When problem solving (and its twin sister critical thinking) isn’t business as usual, then charlatans and conmen can easily manipulate a situation. If you don’t believe that this is true, consider the current highest rated show on cable’s History Channel, “Ancient Aliens,” a program that is neither historically accurate nor even close to being scientifically factual. Yet millions watch this show which, somehow, every week, links obscure cave drawings, religious texts, nut job theories and tin foil conspiracies into stories of how our ancestors were the spawn of human/alien mating. (Great-great grandma was a Klingon. Get used to it.)
As our students grow up and enter adult life and work, those with a lack of problem solving skills will be at a distinct disadvantage to those who can solve problems and detect flimflam and flummery.

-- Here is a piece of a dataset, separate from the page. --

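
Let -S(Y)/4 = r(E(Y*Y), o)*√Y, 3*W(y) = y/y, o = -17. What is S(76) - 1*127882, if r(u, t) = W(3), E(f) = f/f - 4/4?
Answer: -127882 - 8*√19/3 ≈ -1.2789e+5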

And those who realize there are many “correct” ways to solve problems will have a great advantage over those who believe there’s a single answer for each and every question.
Let’s start reform here!
Education reform — a topic that we have now been discussing since forever, according to education-historian-turned-reform-skeptic Diane Ravitch — must actually begin somewhere. I suggest this: Let us take a good hard look at the curricula and standards that are now out there. Let us agree on a common set of goals, and let us at least consider the idea of making true problem-based learning part of the standard curricula for grades K to 12 and beyond.
Yes, it’s messy and harder to teach. Yes it takes more time. But if you truly believe that clichéd phrase hanging on the wall in your school somewhere about preparing students for the future, and how they will be future leaders, then you have to know, deep down, that just teaching kids to take tests is not preparing them for anything other than just taking tests. Nobody will pay you for that for too long.
If we can teach kids to solve messy problems before they graduate, they might not have such a hard time solving messy problems when they start running the world. Or trying to figure out what is wrong with my elbow.
(And they will start running the world, you know. That’s one question we can be pretty sure has a single answer.)